In the land of the googly
The wrong'un was nurtured in South Africa? Who knew?
The other day, Piyush Chawla bowled a googly. The big screen flashed the replay and the crowd went "Wow". Not many know, it's in this land, known for its pace bowlers, that the wild googly was tamed. Bernard Bosanquet, who bowled the legendary Victor Trumper off the very first googly bowled in Australia, in March 1903, couldn't quite control his creation. That was left to South Africa's spinners.
Reggie Schwarz, a batsman who bowled medium pace, played alongside Bosanquet in the Middlesex team. Schwarz was fascinated by the "Bosie" and took a keen interest in the Englishman's experiments with this strange weapon. However, at the end of 1901 season he emigrated to South Africa. Schwarz got a chance in 1904 to renew his friendship with Bosanquet and his creation when he was selected to play for South Africa on the tour of England. He ran into the wiles of Bosanquet in the very first match of the tour, where Bosanquet picked up nine wickets for MCC.
That art is truly international was proved when the eager disciple, Schwarz, found a willing guru in Bosanquet, who passed on the secrets of the wrong'un.
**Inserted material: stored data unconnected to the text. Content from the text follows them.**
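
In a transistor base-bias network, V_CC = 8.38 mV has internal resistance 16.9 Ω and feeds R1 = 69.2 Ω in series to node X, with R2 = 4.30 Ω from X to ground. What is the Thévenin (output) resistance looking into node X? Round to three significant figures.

R_th ≈ 4.10 Ω

R1' = 16.9 + 69.2 = 86.10 Ω (source resistance + R1).
Zeroing V_CC shorts the top of R1' to ground, so R_th = R1' ‖ R2 = 4.095 Ω.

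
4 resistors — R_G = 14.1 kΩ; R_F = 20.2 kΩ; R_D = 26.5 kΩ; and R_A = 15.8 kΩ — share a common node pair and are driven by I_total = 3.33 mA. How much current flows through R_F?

I ≈ 0.744 mA

ΣG = 1/14.1 + 1/20.2 + 1/26.5 + 1/15.8 = 0.2215.
Current divider: I(R_F) = I_total · G_k/ΣG = 3.33 × (0.04950/0.2215) = 3.33 × 0.2235 = 0.7444 mA.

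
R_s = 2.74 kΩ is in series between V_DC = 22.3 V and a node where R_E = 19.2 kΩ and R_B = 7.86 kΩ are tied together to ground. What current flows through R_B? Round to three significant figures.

Combine the parallel branches: R_p = (1/19.2 + 1/7.86)⁻¹ = 5.577 kΩ.
Node voltage V_A = V_DC · R_p/(R_s + R_p) = 22.3 × 0.6706 = 14.95 V.
Branch current I = V_A/R_B = 14.95/7.86 = 1.902 mA.
(Equivalently: I_total = 2.681 mA, then current-divider fraction G_k/ΣG = 0.7095.)

I ≈ 1.90 mA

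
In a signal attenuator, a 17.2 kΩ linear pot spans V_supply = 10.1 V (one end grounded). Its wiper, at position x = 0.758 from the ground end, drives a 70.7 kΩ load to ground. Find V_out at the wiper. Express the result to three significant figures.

Lower segment x·R_p = 13.04 kΩ; upper segment (1−x)·R_p = 4.162 kΩ.
(x·R_p) ‖ R_L = 11.01 kΩ.
Then V_out = V_supply · 11.01/(4.162 + 11.01) = 7.329 V.

V_out ≈ 7.33 V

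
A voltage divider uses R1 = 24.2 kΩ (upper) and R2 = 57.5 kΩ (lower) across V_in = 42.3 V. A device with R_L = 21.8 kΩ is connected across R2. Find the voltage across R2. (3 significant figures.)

First combine the lower leg with the load: R2 ‖ R_L = 15.81 kΩ.
Voltage divider with the loaded lower leg: V_out = 42.3 × 15.81/(24.2 + 15.81) = 42.3 × 0.3951 = 16.71 V.

V_out ≈ 16.7 V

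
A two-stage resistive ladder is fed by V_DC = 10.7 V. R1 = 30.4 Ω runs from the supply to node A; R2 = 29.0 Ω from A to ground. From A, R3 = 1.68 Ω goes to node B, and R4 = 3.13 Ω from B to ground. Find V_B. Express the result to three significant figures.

Looking into the second stage from A: R3 + R4 = 4.810 Ω appears in parallel with R2.
Effective lower resistance at A: R2 ‖ 4.810 = 4.126 Ω.
V_A = 10.7 × 4.126/(30.4 + 4.126) = 1.279 V.
V_B = V_A × 0.6507 = 0.8320 V.

V_B ≈ 0.832 V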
By the time the fourth match began, against Oxford, Reggie was amusing his team-mates by practising the delivery in the nets. To their amazement, in the second innings, he grabbed five wickets for 27 runs in seven overs. By the end of the tour he had gone on to top the bowling averages, taking 96 bewildered victims at 14.81.
Schwarz then spread the gospel. Albert "Ernie" Vogler, the legspinner; Gordon White, South Africa's premier batsman; and Aubrey Faulkner, an allrounder, were his disciples. Soon, on the matting wickets of South Africa, they deceived hapless batsmen with bounce, turn and the break-back. The fab four waylaid the Englishmen who toured under Plum Warner in 1905, and demolished them again when South Africa toured England in 1907 - Schwartz with his googlies, Vogler with his legbreaks and surprise wrong'uns and a slow yorker with which he dismissed CB Fry twice in Test matches, Faulkner with his faster breaks, and White with well-concealed googlies.
After World War I, South Africa introduced turf wickets, which were not conductive to spin bowling, and spin slowly died away from the country. The googly, though, found a new home in Australia.
Bosanquet, the creator, lost his way as a bowler, fading away from the scene. Vogler, whom RE Foster rated in 1908 as "the greatest bowler playing cricket in either hemisphere at the present time", strangely did little after the heady days of 1907.
Faulkner was a supreme allrounder with a strange batting grip. In the words of AA Thomson, he "seemed to be able to do everything he wished and to do it serenely... Over a period of years [he] was almost in a position to toss up in any given game, whether he wished to be regarded as South Africa's most brilliant batsman or most deadly bowler". Sometimes, though, even Faulkner found his match - once, memorably, in Jack Hobbs. Herbert Strudwick, the former England wicketkeeper, tells a delightful anecdote about the two:
"I remember G. A. Faulkner after an England tour in South Africa, saying to Jack: 'I only bowled you one googly.'
'Why,' said Jack, 'I didn't know you bowled one.'
Faulkner said: 'You hit the first one I bowled for four. If you didn't know it, how did you know it would turn from the off?'
'I didn't,' answered Jack. 'I watched it off the pitch.'"
Faulkner went on to become a very good coach, and ran a cricket school. Ian Peebles and KS Duleepsinhji were his among his famous pupils. However, he was prone to manic depression and on September 10, 1930, he locked himself in the storeroom of his cricket school and turned on the gas, leaving behind a poignant note: "I am off to another world, via the bat room."
Schwarz, the man responsible for the spread of the googly, served in WWI and died of influenza one week after the armistice ending the war was signed. White died of wounds in the war, again tragically just one month before the signing of the armistice.
It's ironic, against this backdrop that the South Africans don't have a high-quality spinner these days. However, they might point out that Schwarz himself was a convert from pace to spin, or for that matter that the inventor himself in his Oxford days used to bowl medium pace.